Keeping consultancy simple does not mean it’s simplistic

As a non-technical chief executive of IT companies over many years, I was conscious that one of my key roles was to understand what benefits our clients were seeking from investing in technology systems and to match these with what was being proposed by our technical staff.

I was an interpreter and a mediator, bringing together supply and demand to the satisfaction of both parties. The challenge was to absorb the essence of the need and the response so as to help align the two.

I had to rise above all the jargon used by the techies on each side, and engage with the clients’ leadership in language to which they could relate. Vital to this was conveying what was intended in a simple and straightforward way.

In my current life as a management consultant this business of ‘Keep it Simple, Stupid’ (KISS) continues to serve me well — I believe it helps me with my columns too.

But it is not without its challenges, as so many of the organisations with which my colleagues and I interact seem to revel in over-complicating much of what they do.

What we have found is that the more educated and sophisticated the senior leadership, the more they expect that we will engage them with impressively complex models and frameworks and methodologies with theories of change and multi-dimensional matrices, overelaborate manifestations of the balanced scorecard and very clever assessment as well as incentive schemes.

So when we offer them the simple approaches to strategy development, culture change, performance management and such like that we have evolved over the years, a good number are unimpressed.

And the reason is that they mistake the simple for the simplistic, imagining our uncomplicated approach, our absence of management-speak, to be beneath their intellectual dignity to apply. They are also skeptical that our simple approach is sufficiently robust to be effective.

Many large international organisations, not least development partners and NGOs but also corporates, have teams of head-office boffins — no doubt supported by consultants paid multiples of what I and my team command — who roll out intricate strategies and plans, systems and processes, that boggle the mind and often do more to distract from delivering on their organisations’ visions and goals than to support their achievement.

Never mind that before people have fully understood the ramifications of what has been handed down to them the whole thing has more than likely been replaced by yet another intricate masterpiece.

It was Winston Churchill who once apologised for giving a long speech, explaining that he hadn’t had enough time to write a short one. Well, similarly I believe those who roll out complicated ways of doing things haven’t spent sufficient time making them less so.

And while what we do may look simple and indeed be simple, it takes intense preparation and deep concentration to focus on purpose and deliver impact: we are actually like the proverbial swan, gliding smoothly along the surface yet paddling like mad underneath.

Disparagingly, it is said that consultants and coaches are merely people who “borrow your watch to tell you the time”. To me, however, there can be much goodness in that. For our job is to bring out the wisdom in the group or the individual, not to preach from on high.

The less we do the better, and the more we can help our clients to read what their watch is telling them without us the better. To succeed we must therefore be excellent listeners, and skilled at continuously assessing at what speed and in what direction to guide the process.

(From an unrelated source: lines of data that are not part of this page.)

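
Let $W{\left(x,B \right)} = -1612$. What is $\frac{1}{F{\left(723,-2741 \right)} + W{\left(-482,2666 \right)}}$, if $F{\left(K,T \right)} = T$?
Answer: $- \frac{1}{4353} \approx -0.00022973$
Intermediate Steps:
$\frac{1}{F{\left(723,-2741 \right)} + W{\left(-482,2666 \right)}} = \frac{1}{-2741 - 1612} = \frac{1}{-4353} = - \frac{1}{4353}$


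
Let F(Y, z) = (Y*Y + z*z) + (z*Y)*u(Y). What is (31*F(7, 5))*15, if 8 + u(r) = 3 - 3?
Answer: -95790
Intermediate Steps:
u(r) = -8 (u(r) = -8 + (3 - 3) = -8 + 0 = -8)
F(Y, z) = Y² + z² - 8*Y*z (F(Y, z) = (Y*Y + z*z) + (z*Y)*(-8) = (Y² + z²) + (Y*z)*(-8) = (Y² + z²) - 8*Y*z = Y² + z² - 8*Y*z)
(31*F(7, 5))*15 = (31*(7² + 5² - 8*7*5))*15 = (31*(49 + 25 - 280))*15 = (31*(-206))*15 = -6386*15 = -95790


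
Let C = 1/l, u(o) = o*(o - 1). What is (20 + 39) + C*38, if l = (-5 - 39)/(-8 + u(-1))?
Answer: 706/11 ≈ 64.182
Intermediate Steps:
u(o) = o*(-1 + o)
l = 22/3 (l = (-5 - 39)/(-8 - (-1 - 1)) = -44/(-8 - 1*(-2)) = -44/(-8 + 2) = -44/(-6) = -44*(-1/6) = 22/3 ≈ 7.3333)
C = 3/22 (C = 1/(22/3) = 3/22 ≈ 0.13636)
(20 + 39) + C*38 = (20 + 39) + (3/22)*38 = 59 + 57/11 = 706/11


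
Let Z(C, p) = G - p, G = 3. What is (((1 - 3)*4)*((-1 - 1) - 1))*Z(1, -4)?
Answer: 168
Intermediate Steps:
Z(C, p) = 3 - p
(((1 - 3)*4)*((-1 - 1) - 1))*Z(1, -4) = (((1 - 3)*4)*((-1 - 1) - 1))*(3 - 1*(-4)) = ((-2*4)*(-2 - 1))*(3 + 4) = -8*(-3)*7 = 24*7 = 168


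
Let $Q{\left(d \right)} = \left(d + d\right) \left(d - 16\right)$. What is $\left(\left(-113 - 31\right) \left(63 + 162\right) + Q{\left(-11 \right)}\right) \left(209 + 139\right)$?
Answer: $-11068488$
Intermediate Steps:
$Q{\left(d \right)} = 2 d \left(-16 + d\right)$
$\left(\left(-113 - 31\right) \left(63 + 162\right) + Q{\left(-11 \right)}\right) \left(209 + 139\right) = \left(\left(-113 - 31\right) \left(63 + 162\right) + 2 \left(-11\right) \left(-16 - 11\right)\right) \left(209 + 139\right) = \left(\left(-144\right) 225 + 2 \left(-11\right) \left(-27\right)\right) 348 = \left(-32400 + 594\right) 348 = \left(-31806\right) 348 = -11068488$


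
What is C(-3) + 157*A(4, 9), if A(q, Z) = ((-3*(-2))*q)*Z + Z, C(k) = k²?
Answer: 35334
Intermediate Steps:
A(q, Z) = Z + 6*Z*q (A(q, Z) = (6*q)*Z + Z = 6*Z*q + Z = Z + 6*Z*q)
C(-3) + 157*A(4, 9) = (-3)² + 157*(9*(1 + 6*4)) = 9 + 157*(9*(1 + 24)) = 9 + 157*(9*25) = 9 + 157*225 = 9 + 35325 = 35334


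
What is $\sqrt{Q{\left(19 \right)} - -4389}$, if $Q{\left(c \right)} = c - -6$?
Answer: $\sqrt{4414} \approx 66.438$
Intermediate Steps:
$Q{\left(c \right)} = 6 + c$ ($Q{\left(c \right)} = c + 6 = 6 + c$)
$\sqrt{Q{\left(19 \right)} - -4389} = \sqrt{\left(6 + 19\right) - -4389} = \sqrt{25 + 4389} = \sqrt{4414}$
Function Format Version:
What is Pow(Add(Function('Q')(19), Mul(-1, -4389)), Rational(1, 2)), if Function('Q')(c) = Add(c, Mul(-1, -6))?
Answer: Pow(4414, Rational(1, 2)) ≈ 66.438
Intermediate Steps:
Function('Q')(c) = Add(6, c) (Function('Q')(c) = Add(c, 6) = Add(6, c))
Pow(Add(Function('Q')(19), Mul(-1, -4389)), Rational(1, 2)) = Pow(Add(Add(6, 19), Mul(-1, -4389)), Rational(1, 2)) = Pow(Add(25, 4389), Rational(1, 2)) = Pow(4414, Rational(1, 2))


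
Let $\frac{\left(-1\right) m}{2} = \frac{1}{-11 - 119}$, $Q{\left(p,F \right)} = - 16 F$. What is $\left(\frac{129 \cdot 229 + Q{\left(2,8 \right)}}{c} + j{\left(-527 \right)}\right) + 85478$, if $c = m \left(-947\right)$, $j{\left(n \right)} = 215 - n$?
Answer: $\frac{79738495}{947} \approx 84201.0$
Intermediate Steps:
$m = \frac{1}{65}$ ($m = - \frac{2}{-11 - 119} = - \frac{2}{-130} = \left(-2\right) \left(- \frac{1}{130}\right) = \frac{1}{65} \approx 0.015385$)
$c = - \frac{947}{65}$ ($c = \frac{1}{65} \left(-947\right) = - \frac{947}{65} \approx -14.569$)
$\left(\frac{129 \cdot 229 + Q{\left(2,8 \right)}}{c} + j{\left(-527 \right)}\right) + 85478 = \left(\frac{129 \cdot 229 - 128}{- \frac{947}{65}} + \left(215 - -527\right)\right) + 85478 = \left(\left(29541 - 128\right) \left(- \frac{65}{947}\right) + \left(215 + 527\right)\right) + 85478 = \left(29413 \left(- \frac{65}{947}\right) + 742\right) + 85478 = \left(- \frac{1911845}{947} + 742\right) + 85478 = - \frac{1209171}{947} + 85478 = \frac{79738495}{947}$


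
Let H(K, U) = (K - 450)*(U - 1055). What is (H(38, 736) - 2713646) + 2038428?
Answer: -543790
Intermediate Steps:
H(K, U) = (-1055 + U)*(-450 + K) (H(K, U) = (-450 + K)*(-1055 + U) = (-1055 + U)*(-450 + K))
(H(38, 736) - 2713646) + 2038428 = ((474750 - 1055*38 - 450*736 + 38*736) - 2713646) + 2038428 = ((474750 - 40090 - 331200 + 27968) - 2713646) + 2038428 = (131428 - 2713646) + 2038428 = -2582218 + 2038428 = -543790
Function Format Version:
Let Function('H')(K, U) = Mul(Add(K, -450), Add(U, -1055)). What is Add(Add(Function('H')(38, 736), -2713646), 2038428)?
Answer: -543790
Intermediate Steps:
Function('H')(K, U) = Mul(Add(-1055, U), Add(-450, K)) (Function('H')(K, U) = Mul(Add(-450, K), Add(-1055, U)) = Mul(Add(-1055, U), Add(-450, K)))
Add(Add(Function('H')(38, 736), -2713646), 2038428) = Add(Add(Add(474750, Mul(-1055, 38), Mul(-450, 736), Mul(38, 736)), -2713646), 2038428) = Add(Add(Add(474750, -40090, -331200, 27968), -2713646), 2038428) = Add(Add(131428, -2713646), 2038428) = Add(-2582218, 2038428) = -543790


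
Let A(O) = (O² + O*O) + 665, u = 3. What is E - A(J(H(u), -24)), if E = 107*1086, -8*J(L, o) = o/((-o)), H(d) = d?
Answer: 3697183/32 ≈ 1.1554e+5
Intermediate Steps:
J(L, o) = ⅛ (J(L, o) = -o/(8*((-o))) = -o*(-1/o)/8 = -⅛*(-1) = ⅛)
A(O) = 665 + 2*O² (A(O) = (O² + O²) + 665 = 2*O² + 665 = 665 + 2*O²)
E = 116202
E - A(J(H(u), -24)) = 116202 - (665 + 2*(⅛)²) = 116202 - (665 + 2*(1/64)) = 116202 - (665 + 1/32) = 116202 - 1*21281/32 = 116202 - 21281/32 = 3697183/32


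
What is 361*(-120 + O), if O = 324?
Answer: 73644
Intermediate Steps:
361*(-120 + O) = 361*(-120 + 324) = 361*204 = 73644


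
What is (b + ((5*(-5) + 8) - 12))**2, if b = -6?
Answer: 1225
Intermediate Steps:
(b + ((5*(-5) + 8) - 12))**2 = (-6 + ((5*(-5) + 8) - 12))**2 = (-6 + ((-25 + 8) - 12))**2 = (-6 + (-17 - 12))**2 = (-6 - 29)**2 = (-35)**2 = 1225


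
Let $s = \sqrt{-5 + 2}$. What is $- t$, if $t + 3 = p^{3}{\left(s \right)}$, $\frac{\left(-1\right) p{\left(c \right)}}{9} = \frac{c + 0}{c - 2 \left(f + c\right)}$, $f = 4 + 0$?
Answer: $\frac{6 \left(- 220 i + 459 \sqrt{3}\right)}{- 440 i + 189 \sqrt{3}} \approx 7.1229 + 5.5416 i$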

In many of our workshops, coaching sessions and other initiatives we smilingly give those involved “permission” to be simple. Sometimes we are forced to instruct them to be so!

And it is very gratifying that once we have completed an assignment it is not unusual for one or more of them – including earlier skeptics – to tell us how much they appreciated the way we progressed their issues in impactful yet uncomplicated ways.

Let me conclude by asking: are you so afraid of being seen to be simplistic (including by yourself) that you do not dare to be simple?